Poco a poco comencé a subir algunas de esas fotografías, las más relajadas, a mis redes sociales, pero me inundaban un montón de inseguridades. No solo respecto a mi cuerpo, sino también acerca de qué tan feminista era lo que estaba haciendo. Sobre todo después de leer a varias autoras hablar de cómo esas acciones son profundamente patriarcales porque con ellas nos sexualizamos a nosotras mismas y eso es caer en el juego de la cosificación.

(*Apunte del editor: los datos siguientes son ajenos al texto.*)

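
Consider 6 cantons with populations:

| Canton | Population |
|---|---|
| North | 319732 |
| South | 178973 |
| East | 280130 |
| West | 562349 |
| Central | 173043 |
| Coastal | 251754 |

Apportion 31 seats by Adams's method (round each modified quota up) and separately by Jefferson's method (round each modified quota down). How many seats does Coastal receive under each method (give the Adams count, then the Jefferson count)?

5 and 4

Adams: North 6, South 3, East 5, West 9, Central 3, Coastal 5.
Jefferson: North 6, South 3, East 5, West 10, Central 3, Coastal 4.
Coastal gets 5 under Adams and 4 under Jefferson.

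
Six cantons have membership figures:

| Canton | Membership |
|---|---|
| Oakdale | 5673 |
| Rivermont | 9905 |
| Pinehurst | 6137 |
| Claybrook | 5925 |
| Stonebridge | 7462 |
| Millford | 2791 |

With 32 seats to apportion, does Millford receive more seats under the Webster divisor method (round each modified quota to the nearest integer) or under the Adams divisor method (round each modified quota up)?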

Todo esto me causaba mucho escozor. Después encontré a otras autoras, las que me decían: adueñarte de tu cuerpo y su sensualidad es incendiario, especialmente si no respondes a los moldes hegemónicos de belleza. Esto último, María Del Mar Ramón, lo explica así:
“Hay algunas (identidades que por no cumplir con los cánones hegemónicos de belleza (la delgadez, la blancura y la juventud) siempre serán obligadas a taparse, a censurarse y a existir sin placer y en constante supresión de sí mismas. A las mujeres gordas solo les permiten su aparición pública para decir que quieren adelgazar, de lo contrario estarían haciendo la tan mentada apología a la obesidad, solo por caminar sin vergüenza, para dar algún ejemplo. Es por eso que, para algunos cuerpos (los gordos, los marrones, los travestis, los mayores) la desnudez siempre será subversiva y revolucionaria y siempre será un ejercicio de resistencia a esa norma de la belleza admitida”.
Leía y leía a estas otras mujeres que me llenaban de valentía. Luego miraba las fotos en calzones que, después de tanto tiempo, me había atrevido a tomar y me paralizaba el miedo. Sentía que estaba haciendo algo malo, algo que me devaluaba.

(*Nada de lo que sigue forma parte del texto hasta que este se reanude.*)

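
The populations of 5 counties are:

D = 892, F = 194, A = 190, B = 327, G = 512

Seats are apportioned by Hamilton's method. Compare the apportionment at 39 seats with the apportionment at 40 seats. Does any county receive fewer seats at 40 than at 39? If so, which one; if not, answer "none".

At 39 seats: D 16, F 4, A 4, B 6, G 9.
At 40 seats: D 17, F 4, A 3, B 6, G 10.
A drops from 4 to 3.

A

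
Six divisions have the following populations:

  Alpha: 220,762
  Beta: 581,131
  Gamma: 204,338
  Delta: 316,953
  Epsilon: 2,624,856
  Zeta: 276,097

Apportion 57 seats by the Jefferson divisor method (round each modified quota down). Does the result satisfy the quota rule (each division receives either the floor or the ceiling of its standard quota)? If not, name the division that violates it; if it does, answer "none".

Epsilon

Standard quotas: Alpha 2.979, Beta 7.842, Gamma 2.757, Delta 4.277, Epsilon 35.419, Zeta 3.726.
Jefferson allocation: Alpha 3, Beta 8, Gamma 2, Delta 4, Epsilon 37, Zeta 3.
Epsilon has quota 35.419 (lower 35, upper 36) but receives 37 — outside the quota interval.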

Resulta que nosotras siempre tenemos que justificar todo acerca de nuestro cuerpo, de cuánto lo tapamos o lo mostramos. Se nos obliga a crear discursos súper enrollados para explicar por qué usamos minifaldas o escotes, o por qué preferimos la ropa aguada. Nos enseñan a justificar nuestra existencia y a sentir culpa por ser quienes somos.
De pronto, para salir rápido del aprieto sobre si estaban bien o mal esas fotos, tuve el impulso de decirme a mí misma que era rebelde volver a mi cuerpo a través de esa sensualidad. Que después de tanto tiempo odiándome era trasgresor mostrarme de esa forma y reconocerme erótica. Y no es que no sea así, pero también María Del Mar Ramón, en uno de sus textos, me dijo:
“No todo desnudo es revolucionario, ¿y por qué debería serlo? A veces una solo quiere empelotarse y ya, por el placer de ello, de verse y ser vista. ¿Qué importa lo demás? ¿Cada acción de nuestras vidas tiene que ser un ejercicio deliberado de revolución? Me gusta pensar que no. Que parte de la libertad que queremos conquistar implica que nuestros actos individuales puedan ser solo eso: cosas que hacemos para nosotras. Porque nos da la gana y ya”.
Y me sentí mejor con esta idea. A veces no quiero ser rebelde. A veces no me interesa si quiera ser inteligente o argumentar finamente mis ideas. Estoy cansada de todas las exigencias que caen sobre nosotras. Se espera que seamos ejemplares como hijas, madres, amas de casa, esposas o novias, etc. Luego, una quiere escapar de tanta asfixia huyendo hacia el feminismo, y se encuentra con que tampoco en ese espacio se da el ancho. Resulta que nunca eres lo suficientemente antipatriarcal o liberada. Y pareciera que nuestro destino es habitar la insuficiencia. Pero no. Ya basta.
Lo que me interesa ahora es aprender a decirme a mí misma que si un día quiero subir mi foto en calzones a Instagram, eso no me hace menos feminista, ni me invalida de ninguna forma. Que no debo justificar todo en mi vida. Que no todo en mi mi existencia necesita ser hiper-feminista o rebelde. Que no hay nada malo en fallar, en no ser siempre coherente y en dejar que la realidad me supere. Que está bien ser humana y habitar mi carne como mejor me plazca.
Como diría Pizarnik, quiero que mi cuerpo sea siempre un amado espacio de revelaciones.